Here it were the most easy of all things for a scrupulous critic of very minute dimensions, to point out half a dozen or perhaps a whole dozen words, or even a whole line, that has no exact counterpart in the original; greater still to such a small observer were the offence, that plain “Maevia,” mentioned a few lines above Crispinus, in our poet's version, becomes,

“Mannish Maevia, that two-handed whore;"

but, in this particular passage, “the sort of paraphrase" is really executed with such truly Juvenalian vigour and point, that a judicious critic will fear to blame a splendid fault, which has the extraordinary virtue of making the original author write even more like himself in English than he does in Latin.

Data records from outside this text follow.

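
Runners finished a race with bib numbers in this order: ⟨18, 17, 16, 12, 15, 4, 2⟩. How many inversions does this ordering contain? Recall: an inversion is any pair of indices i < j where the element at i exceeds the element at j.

For each element, count later entries that are smaller:
18 → 17, 16, 12, 15, 4, 2 → 6
17 → 16, 12, 15, 4, 2 → 5
16 → 12, 15, 4, 2 → 4
12 → 4, 2 → 2
15 → 4, 2 → 2
4 → 2 → 1
2 → none → 0
Sum: 6 + 5 + 4 + 2 + 2 + 1 + 0 = 20

20 inversions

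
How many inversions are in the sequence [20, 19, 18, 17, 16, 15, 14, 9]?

28 out-of-order pairs

Element-by-element contributions:
20 → 19, 18, 17, 16, 15, 14, 9 → 7
19 → 18, 17, 16, 15, 14, 9 → 6
18 → 17, 16, 15, 14, 9 → 5
17 → 16, 15, 14, 9 → 4
16 → 15, 14, 9 → 3
15 → 14, 9 → 2
14 → 9 → 1
9 → none → 0
Sum: 7 + 6 + 5 + 4 + 3 + 2 + 1 + 0 = 28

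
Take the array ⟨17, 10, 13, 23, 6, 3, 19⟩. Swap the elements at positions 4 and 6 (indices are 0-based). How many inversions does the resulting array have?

13

Positions 4 and 6 hold 6 and 19; after swapping, the array is [17, 10, 13, 23, 19, 3, 6].
Element-by-element contributions:
17: 4
10: 2
13: 2
23: 3
19: 2
3: 0
6: 0
Sum: 4 + 2 + 2 + 3 + 2 + 0 + 0 = 13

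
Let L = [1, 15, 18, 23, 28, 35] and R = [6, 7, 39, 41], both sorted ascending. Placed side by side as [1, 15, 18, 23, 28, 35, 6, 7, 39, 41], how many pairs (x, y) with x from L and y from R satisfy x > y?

10 split inversions

Count, for every r in R, how many entries of L exceed r:
r = 6: 15, 18, 23, 28, 35 → 5
r = 7: 15, 18, 23, 28, 35 → 5
r = 39: none → 0
r = 41: none → 0
Cross-inversions: 5 + 5 + 0 + 0 = 10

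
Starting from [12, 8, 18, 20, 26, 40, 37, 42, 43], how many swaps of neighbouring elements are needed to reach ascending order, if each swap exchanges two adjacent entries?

Minimum adjacent swaps = number of inversions (each swap of adjacent out-of-order elements removes one inversion and no swap can remove more).
Count inversions — for each element, later elements that are smaller:
12: 8 → 1
8: none → 0
18: none → 0
20: none → 0
26: none → 0
40: 37 → 1
37: none → 0
42: none → 0
43: none → 0
Total inversions: 1 + 0 + 0 + 0 + 0 + 1 + 0 + 0 + 0 = 2

There are 2 adjacent swaps.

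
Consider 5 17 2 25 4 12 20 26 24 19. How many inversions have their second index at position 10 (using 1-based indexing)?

The element at index 10 is 19.
Elements before it: 5, 17, 2, 25, 4, 12, 20, 26, 24
Those larger than 19: 25, 20, 26, 24

4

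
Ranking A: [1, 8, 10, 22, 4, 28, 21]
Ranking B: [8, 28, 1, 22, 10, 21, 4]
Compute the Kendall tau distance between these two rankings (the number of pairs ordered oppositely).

Assign each item its position (1..7) in the first ordering, then rewrite the second ordering as that position sequence:
positions: 1→1, 8→2, 10→3, 22→4, 4→5, 28→6, 21→7
second ordering as positions: [2, 6, 1, 4, 3, 7, 5]
Discordant pairs = inversions in this position sequence.
2: 1 → 1
6: 1, 4, 3, 5 → 4
1: 0
4: 3 → 1
3: 0
7: 5 → 1
5: 0
Total: 1 + 4 + 0 + 1 + 0 + 1 + 0 = 7

7 discordant pairs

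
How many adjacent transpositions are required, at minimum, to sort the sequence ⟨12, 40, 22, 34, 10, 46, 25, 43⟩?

The minimum number of adjacent swaps to sort an array equals its inversion count, since every such swap removes exactly one inversion.
Count inversions — for each element, later elements that are smaller:
12: 10 → 1
40: 22, 34, 10, 25 → 4
22: 10 → 1
34: 10, 25 → 2
10: none → 0
46: 25, 43 → 2
25: none → 0
43: none → 0
Total inversions: 1 + 4 + 1 + 2 + 0 + 2 + 0 + 0 = 10

10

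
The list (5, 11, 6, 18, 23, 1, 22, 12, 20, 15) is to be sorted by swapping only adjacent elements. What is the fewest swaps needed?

The minimum number of adjacent swaps to sort an array equals its inversion count, since every such swap removes exactly one inversion.
Count inversions — for each element, later elements that are smaller:
5: 1 → 1
11: 6, 1 → 2
6: 1 → 1
18: 1, 12, 15 → 3
23: 1, 22, 12, 20, 15 → 5
1: none → 0
22: 12, 20, 15 → 3
12: none → 0
20: 15 → 1
15: none → 0
Total inversions: 1 + 2 + 1 + 3 + 5 + 0 + 3 + 0 + 1 + 0 = 16

16 adjacent swaps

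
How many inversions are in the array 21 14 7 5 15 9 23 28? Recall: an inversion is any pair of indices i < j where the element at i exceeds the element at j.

Out-of-order pairs: 10

For each element, count later entries that are smaller:
21: 5
14: 3
7: 1
5: 0
15: 1
9: 0
23: 0
28: 0
Sum: 5 + 3 + 1 + 0 + 1 + 0 + 0 + 0 = 10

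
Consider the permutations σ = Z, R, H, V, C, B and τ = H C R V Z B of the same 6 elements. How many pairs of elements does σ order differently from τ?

There are 7 discordant pairs.

Assign each item its position (1..6) in the first ordering, then rewrite the second ordering as that position sequence:
positions: Z→1, R→2, H→3, V→4, C→5, B→6
second ordering as positions: [3, 5, 2, 4, 1, 6]
Discordant pairs = inversions in this position sequence.
3: 2, 1 → 2
5: 2, 4, 1 → 3
2: 1 → 1
4: 1 → 1
1: 0
6: 0
Total: 2 + 3 + 1 + 1 + 0 + 0 = 7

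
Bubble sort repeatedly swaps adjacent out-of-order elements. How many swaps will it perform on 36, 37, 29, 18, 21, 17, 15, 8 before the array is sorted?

26 adjacent swaps

Minimum adjacent swaps = number of inversions (each swap of adjacent out-of-order elements removes one inversion and no swap can remove more).
Count inversions — for each element, later elements that are smaller:
36: 29, 18, 21, 17, 15, 8 → 6
37: 29, 18, 21, 17, 15, 8 → 6
29: 18, 21, 17, 15, 8 → 5
18: 17, 15, 8 → 3
21: 17, 15, 8 → 3
17: 15, 8 → 2
15: 8 → 1
8: none → 0
Total inversions: 6 + 6 + 5 + 3 + 3 + 2 + 1 + 0 = 26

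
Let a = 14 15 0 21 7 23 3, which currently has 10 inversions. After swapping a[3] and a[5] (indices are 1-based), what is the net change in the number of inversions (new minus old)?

Positions 3 and 5 hold 0 and 7; after swapping, the array is [14, 15, 7, 21, 0, 23, 3].
For each element, count later entries that are smaller:
14: 3
15: 3
7: 2
21: 2
0: 0
23: 1
3: 0
Sum: 3 + 3 + 2 + 2 + 0 + 1 + 0 = 11
Change: 11 − 10 = +1

+1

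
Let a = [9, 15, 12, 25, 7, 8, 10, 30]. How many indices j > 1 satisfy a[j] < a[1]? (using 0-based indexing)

The element at index 1 is 15.
Elements after it: 12, 25, 7, 8, 10, 30
Those smaller than 15: 12, 7, 8, 10

4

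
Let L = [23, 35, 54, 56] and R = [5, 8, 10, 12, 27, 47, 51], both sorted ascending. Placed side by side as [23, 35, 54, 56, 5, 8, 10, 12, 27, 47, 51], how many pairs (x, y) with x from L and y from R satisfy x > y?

For each element r of the right run, count left-run elements greater than r:
r = 5: 23, 35, 54, 56 → 4
r = 8: 23, 35, 54, 56 → 4
r = 10: 23, 35, 54, 56 → 4
r = 12: 23, 35, 54, 56 → 4
r = 27: 35, 54, 56 → 3
r = 47: 54, 56 → 2
r = 51: 54, 56 → 2
Cross-inversions: 4 + 4 + 4 + 4 + 3 + 2 + 2 = 23

23 cross-inversions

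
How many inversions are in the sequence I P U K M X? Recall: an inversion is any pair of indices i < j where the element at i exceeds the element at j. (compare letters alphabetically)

Element-by-element contributions:
I → none → 0
P → K, M → 2
U → K, M → 2
K → none → 0
M → none → 0
X → none → 0
Sum: 0 + 2 + 2 + 0 + 0 + 0 = 4

4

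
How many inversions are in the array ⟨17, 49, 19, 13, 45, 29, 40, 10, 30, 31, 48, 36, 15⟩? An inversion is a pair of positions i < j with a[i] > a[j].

Sweep left to right; for each value list the smaller values that follow it:
17 → 13, 10, 15 → 3
49 → 19, 13, 45, 29, 40, 10, 30, 31, 48, 36, 15 → 11
19 → 13, 10, 15 → 3
13 → 10 → 1
45 → 29, 40, 10, 30, 31, 36, 15 → 7
29 → 10, 15 → 2
40 → 10, 30, 31, 36, 15 → 5
10 → none → 0
30 → 15 → 1
31 → 15 → 1
48 → 36, 15 → 2
36 → 15 → 1
15 → none → 0
Sum: 3 + 11 + 3 + 1 + 7 + 2 + 5 + 0 + 1 + 1 + 2 + 1 + 0 = 37

37 inversions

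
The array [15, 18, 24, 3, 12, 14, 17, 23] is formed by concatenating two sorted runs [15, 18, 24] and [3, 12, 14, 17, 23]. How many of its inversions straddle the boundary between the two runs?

For each element r of the right run, count left-run elements greater than r:
r = 3: 15, 18, 24 → 3
r = 12: 15, 18, 24 → 3
r = 14: 15, 18, 24 → 3
r = 17: 18, 24 → 2
r = 23: 24 → 1
Cross-inversions: 3 + 3 + 3 + 2 + 1 = 12

12 cross-inversions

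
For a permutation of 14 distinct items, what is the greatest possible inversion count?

A reversed (strictly descending) arrangement makes every pair an inversion, giving C(14, 2) inversions.
C(14, 2) = 14·13/2 = 91

There are 91 inversions.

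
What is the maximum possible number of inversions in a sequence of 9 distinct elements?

36

The maximum occurs when the array is in strictly decreasing order: every one of the C(9, 2) pairs is inverted.
C(9, 2) = 9·8/2 = 36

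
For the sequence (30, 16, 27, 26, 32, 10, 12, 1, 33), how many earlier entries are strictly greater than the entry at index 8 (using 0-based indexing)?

The element at index 8 is 33.
Elements before it: 30, 16, 27, 26, 32, 10, 12, 1
None of them are larger than 33.

0 such elements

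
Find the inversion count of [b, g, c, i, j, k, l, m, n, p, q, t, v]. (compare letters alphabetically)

Inversions: 1

Sweep left to right; for each value list the smaller values that follow it:
b: 0
g: 1
c: 0
i: 0
j: 0
k: 0
l: 0
m: 0
n: 0
p: 0
q: 0
t: 0
v: 0
Sum: 0 + 1 + 0 + 0 + 0 + 0 + 0 + 0 + 0 + 0 + 0 + 0 + 0 = 1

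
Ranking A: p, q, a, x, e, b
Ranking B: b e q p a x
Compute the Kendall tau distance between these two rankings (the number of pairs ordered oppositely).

Assign each item its position (1..6) in the first ordering, then rewrite the second ordering as that position sequence:
positions: p→1, q→2, a→3, x→4, e→5, b→6
second ordering as positions: [6, 5, 2, 1, 3, 4]
Discordant pairs = inversions in this position sequence.
6: 5, 2, 1, 3, 4 → 5
5: 2, 1, 3, 4 → 4
2: 1 → 1
1: 0
3: 0
4: 0
Total: 5 + 4 + 1 + 0 + 0 + 0 = 10

10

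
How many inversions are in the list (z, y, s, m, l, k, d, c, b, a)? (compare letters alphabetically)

45

Count, for each position, how many later elements it exceeds:
z → y, s, m, l, k, d, c, b, a → 9
y → s, m, l, k, d, c, b, a → 8
s → m, l, k, d, c, b, a → 7
m → l, k, d, c, b, a → 6
l → k, d, c, b, a → 5
k → d, c, b, a → 4
d → c, b, a → 3
c → b, a → 2
b → a → 1
a → none → 0
Sum: 9 + 8 + 7 + 6 + 5 + 4 + 3 + 2 + 1 + 0 = 45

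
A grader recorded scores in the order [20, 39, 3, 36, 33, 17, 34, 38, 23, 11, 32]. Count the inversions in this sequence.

30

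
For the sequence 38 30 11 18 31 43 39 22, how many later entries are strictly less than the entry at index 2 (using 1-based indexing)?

3

The element at index 2 is 30.
Elements after it: 11, 18, 31, 43, 39, 22
Those smaller than 30: 11, 18, 22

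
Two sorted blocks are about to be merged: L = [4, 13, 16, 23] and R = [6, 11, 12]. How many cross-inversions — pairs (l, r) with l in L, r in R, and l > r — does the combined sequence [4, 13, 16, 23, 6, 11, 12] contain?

9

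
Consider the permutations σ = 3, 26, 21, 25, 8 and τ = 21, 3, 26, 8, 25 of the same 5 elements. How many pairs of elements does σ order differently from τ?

Assign each item its position (1..5) in the first ordering, then rewrite the second ordering as that position sequence:
positions: 3→1, 26→2, 21→3, 25→4, 8→5
second ordering as positions: [3, 1, 2, 5, 4]
Discordant pairs = inversions in this position sequence.
3: 1, 2 → 2
1: 0
2: 0
5: 4 → 1
4: 0
Total: 2 + 0 + 0 + 1 + 0 = 3

3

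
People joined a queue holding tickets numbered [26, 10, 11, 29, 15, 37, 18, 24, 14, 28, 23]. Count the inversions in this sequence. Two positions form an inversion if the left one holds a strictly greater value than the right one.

Count, for each position, how many later elements it exceeds:
26 → 10, 11, 15, 18, 24, 14, 23 → 7
10 → none → 0
11 → none → 0
29 → 15, 18, 24, 14, 28, 23 → 6
15 → 14 → 1
37 → 18, 24, 14, 28, 23 → 5
18 → 14 → 1
24 → 14, 23 → 2
14 → none → 0
28 → 23 → 1
23 → none → 0
Sum: 7 + 0 + 0 + 6 + 1 + 5 + 1 + 2 + 0 + 1 + 0 = 23

23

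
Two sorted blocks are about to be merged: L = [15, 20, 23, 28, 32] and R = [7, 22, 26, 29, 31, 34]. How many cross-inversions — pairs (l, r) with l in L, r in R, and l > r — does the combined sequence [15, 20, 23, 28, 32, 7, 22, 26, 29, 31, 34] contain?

12

Take each right-half value and tally the left-half values above it:
r = 7: 15, 20, 23, 28, 32 → 5
r = 22: 23, 28, 32 → 3
r = 26: 28, 32 → 2
r = 29: 32 → 1
r = 31: 32 → 1
r = 34: none → 0
Cross-inversions: 5 + 3 + 2 + 1 + 1 + 0 = 12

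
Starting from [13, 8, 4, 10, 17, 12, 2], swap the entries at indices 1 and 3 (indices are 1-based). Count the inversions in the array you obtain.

9

Positions 1 and 3 hold 13 and 4; after swapping, the array is [4, 8, 13, 10, 17, 12, 2].
Element-by-element contributions:
4: 1
8: 1
13: 3
10: 1
17: 2
12: 1
2: 0
Sum: 1 + 1 + 3 + 1 + 2 + 1 + 0 = 9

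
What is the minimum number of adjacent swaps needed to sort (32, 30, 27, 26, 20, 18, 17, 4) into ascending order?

Minimum adjacent swaps = number of inversions (each swap of adjacent out-of-order elements removes one inversion and no swap can remove more).
Count inversions — for each element, later elements that are smaller:
32: 30, 27, 26, 20, 18, 17, 4 → 7
30: 27, 26, 20, 18, 17, 4 → 6
27: 26, 20, 18, 17, 4 → 5
26: 20, 18, 17, 4 → 4
20: 18, 17, 4 → 3
18: 17, 4 → 2
17: 4 → 1
4: none → 0
Total inversions: 7 + 6 + 5 + 4 + 3 + 2 + 1 + 0 = 28

There are 28 adjacent swaps.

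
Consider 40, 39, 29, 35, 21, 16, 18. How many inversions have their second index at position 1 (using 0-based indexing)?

The element at index 1 is 39.
Elements before it: 40
Those larger than 39: 40

1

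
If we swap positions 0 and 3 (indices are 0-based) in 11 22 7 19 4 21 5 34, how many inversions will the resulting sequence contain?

Positions 0 and 3 hold 11 and 19; after swapping, the array is [19, 22, 7, 11, 4, 21, 5, 34].
Element-by-element contributions:
19 → 7, 11, 4, 5 → 4
22 → 7, 11, 4, 21, 5 → 5
7 → 4, 5 → 2
11 → 4, 5 → 2
4 → none → 0
21 → 5 → 1
5 → none → 0
34 → none → 0
Sum: 4 + 5 + 2 + 2 + 0 + 1 + 0 + 0 = 14

There are 14 inversions.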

It is not always, however, that the system of paraphrase or “sort of paraphrase,” thus nobly exemplified by Dryden, is productive of fruits equally innocent. For, in the first place, every translator is not a Dryden, (and this is a matter which translators, who have no public status as poets, ought seriously to consider); and again, every author will not bear paraphrases; a Horace, for instance, a Tacitus, and we may add, AEschylus. If it be characteristic of an author to use few words, it is, to say the least of it, uncalled for in a translator, to make him use many; if, in the language of Madame de Staël, quoted by Mr. Symmons, “en tous genres nous autres modernes nous disons trop,” then verbiage and diffusion will be a fault specially to be avoided by a person who shall translate in the most felicitous style from the antique. And that this fault of sonorous diffusion, and what necessarily goes along with it, decorated interpolation, is one that, to the present hour, remains strikingly characteristic of the English school, we had recent occasion to observe in a short notice of Mr. Swayne's translation of the Prometheus.* To the observations there made, we refer our readers for some remarks on this point that would otherwise belong to this place; for the present we shall only express our sorrow that Mr. Symmons, in other respects so admirable, should not have had self-control enough to keep his elastic spirits more tight in rein, nor sufficient self-denial resolutely to clip the occasional faulty luxuriance of his verse. In the translation of humorous and satiric poetry, like that of Horace in his Satires, and Juvenal, a certain light dash of the modern is absolutely necessary in order to produce the humorous and satirical effect; but when a solemn old Doric AEschylus is to be held up to view, every reverential eye whose glance is worth gaining, will prefer to see him in all that naked massiveness, and abrupt startlingangularity which is so peculiarly his own, even as men of taste when pacing the galleries of the British Museum, would prefer look

* Classical Museum, No. xiii. p. 336.